One of the characteristic features of black soil is that it swells on wetting during the rainy season and shrinks and cracks in summer. The base exchange capacity of deep black soil is quite high (50 to 75 meq per cent). The pH varies from 7.5 to 8.5. The soils are on the whole low in fertility. The soils are deficient in nitrogen and phosphorus. They are rich in potash and lime. The black soils are found in parts of Maharashtra, Gujarat, M.P., Rajasthan, U.P., A.P., Madras and Mysore.
4. Alluvial Soils:
They are characterised by extreme depth and grey or greyish- brown colour. Their texture varies from sandy loam to clay loam. The structure is also variable, loose and free-draining in the case of sandy soils and compact and impervious in clayey soils.
In immature alluvial soils, there is no distinct horizon differentiation. These soils are most fertile, they are deficient in nitrogen, phosphorus and humus but are well-supplied with lime. Their base exchange capacity is comparatively low. The pH varies from 7.0 to 8.0
They are very extensive in area and cover large parts of Rajasthan, Punjab, U.P., Bihar and West Bengal and extend even into west Assam and north Gujarat. The soils developed in the western parts of the Indo-Gangetic plains are, however, markedly different from those in the eastern region.
5. Desert Soils:
They have developed in arid regions mostly under the influence of physical weathering. They are mainly sandy. They contain large amount of soluble salts and varying proportions of lime. They have a high pH and are very poor in fertility constituents.
Desert soils are found in large parts of Rajasthan, south Punjab and in the dry range of Kutch. The temperature regime is very high throughout the year. The rainfall ranges from 50 cm to less than 10 cm.
6. Saline and Alkaline Soils:
These soils are developed in arid and semi-arid regions. Basin shaped topography (poor drainage) is also responsible for their development.
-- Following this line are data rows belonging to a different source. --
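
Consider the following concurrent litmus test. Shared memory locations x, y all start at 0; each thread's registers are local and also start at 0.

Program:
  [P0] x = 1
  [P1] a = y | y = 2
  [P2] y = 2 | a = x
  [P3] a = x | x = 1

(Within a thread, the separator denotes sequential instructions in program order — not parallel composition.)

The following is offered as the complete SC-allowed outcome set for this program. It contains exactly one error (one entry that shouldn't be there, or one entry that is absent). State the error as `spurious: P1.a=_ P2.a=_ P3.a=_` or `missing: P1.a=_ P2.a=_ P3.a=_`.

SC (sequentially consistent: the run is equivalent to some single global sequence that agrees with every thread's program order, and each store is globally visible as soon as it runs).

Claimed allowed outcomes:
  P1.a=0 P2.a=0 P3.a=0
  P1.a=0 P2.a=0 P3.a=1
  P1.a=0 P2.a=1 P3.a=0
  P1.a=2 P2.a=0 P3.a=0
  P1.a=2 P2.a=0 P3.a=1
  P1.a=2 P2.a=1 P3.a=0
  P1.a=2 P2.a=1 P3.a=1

missing: P1.a=0 P2.a=1 P3.a=1

outcome vector order: (P1.a,P2.a,P3.a)
SC: 8 outcomes — {<0 0 0> <0 0 1> <0 1 0> <0 1 1> <2 0 0> <2 0 1> <2 1 0> <2 1 1>}
SC∖claimed = {<0 1 1>}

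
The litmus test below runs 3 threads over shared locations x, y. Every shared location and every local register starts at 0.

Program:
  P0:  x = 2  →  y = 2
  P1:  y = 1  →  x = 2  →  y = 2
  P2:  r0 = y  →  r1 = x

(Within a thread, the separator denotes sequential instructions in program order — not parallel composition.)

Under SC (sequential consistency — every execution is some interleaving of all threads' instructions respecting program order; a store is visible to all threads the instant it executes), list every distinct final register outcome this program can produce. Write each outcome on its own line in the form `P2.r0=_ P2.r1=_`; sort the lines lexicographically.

P2.r0=0 P2.r1=0
P2.r0=0 P2.r1=2
P2.r0=1 P2.r1=0
P2.r0=1 P2.r1=2
P2.r0=2 P2.r1=2

outcome vector order: (P2.r0,P2.r1)
|SC outcomes| = 5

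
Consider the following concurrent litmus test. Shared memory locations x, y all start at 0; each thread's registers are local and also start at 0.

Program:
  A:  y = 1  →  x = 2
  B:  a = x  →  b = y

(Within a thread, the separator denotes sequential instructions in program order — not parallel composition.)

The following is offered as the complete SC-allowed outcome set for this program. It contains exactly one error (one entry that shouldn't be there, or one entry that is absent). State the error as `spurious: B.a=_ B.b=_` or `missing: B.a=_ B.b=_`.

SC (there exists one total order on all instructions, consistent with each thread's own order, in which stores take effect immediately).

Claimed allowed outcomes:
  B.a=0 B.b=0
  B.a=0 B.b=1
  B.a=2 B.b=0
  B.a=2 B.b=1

spurious: B.a=2 B.b=0

outcome vector order: (B.a,B.b)
under SC → (0,0) (0,1) (2,1)
claimed∖SC = {(2,0)}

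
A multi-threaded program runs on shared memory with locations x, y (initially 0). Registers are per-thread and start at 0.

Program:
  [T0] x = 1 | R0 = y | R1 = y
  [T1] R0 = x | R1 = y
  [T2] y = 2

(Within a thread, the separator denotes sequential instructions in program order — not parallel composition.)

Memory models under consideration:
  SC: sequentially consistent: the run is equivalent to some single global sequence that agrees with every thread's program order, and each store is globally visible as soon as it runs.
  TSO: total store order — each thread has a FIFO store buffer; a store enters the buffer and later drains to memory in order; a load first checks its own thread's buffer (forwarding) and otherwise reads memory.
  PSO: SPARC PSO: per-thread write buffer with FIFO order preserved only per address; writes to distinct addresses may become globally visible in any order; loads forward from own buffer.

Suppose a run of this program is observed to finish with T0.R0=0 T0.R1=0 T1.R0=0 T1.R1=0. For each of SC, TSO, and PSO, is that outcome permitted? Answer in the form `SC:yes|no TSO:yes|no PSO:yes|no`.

SC:yes TSO:yes PSO:yes

outcome vector order: (T0.R0,T0.R1,T1.R0,T1.R1)
SC (12): 0000; 0002; 0010; 0012; 0200; 0202; 0210; 0212; 2200; 2202; 2210; 2212
TSO (12): 0000; 0002; 0010; 0012; 0200; 0202; 0210; 0212; 2200; 2202; 2210; 2212
PSO (12): 0000; 0002; 0010; 0012; 0200; 0202; 0210; 0212; 2200; 2202; 2210; 2212
target 0000 ∈ {SC,TSO,PSO}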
They are mainly found in the black soil region in the south and west, in the Indo-Gangetic alluvium in the north and in the deltaic and coastal regions all along the west and east coast.
7. Peaty and Marshy Soils:
They are formed in depression under submerged conditions and have acquired a blue colour due to the presence of ferrous iron. Peaty soils are found scattered in Kerala, north Bihar and north Uttar Pradesh and have developed in humid regions as a result of the accumulation of large quantities of organic matter.
8. Tarai Soils:
Tarai soils have a wet regime and high water table conditions for most part of the year. Tarai soils are foothill soils and extend in strips of varying widths at the foot of the Himalayas in Jammu and Kashmir, U.P., Jharkhand and West Bengal. Soils under the natural conditions are thickly vegetated and swampy.
Several types of grasses and trees from the native vegetation, on removal of which the soils become highly productive. The soils were derived from the materials washed down by the erosion of mountains. The parent materials are of alluvial sediments and consist of hard clay.
9. Brown Hill Soils:
These soils are formed on the hills under forests. They are mainly found in the Himalayas on sandstones and shales. The surface soils are dark brown loam to silty clay in texture, acidic to neutral in reaction. These soils may be classified in order Alfisols.
10. Sub-Montane Soils:
These soils are formed in high rainfall regions of sub- Himalayan under coniferous forests. The soils are acidic in reaction. The organic matter accumulation is high and there is absence of free lime.
11. Mountain Meadow Soils:
These soils occur at high elevation in the Himalayas. The soils are shallow with grass vegetation.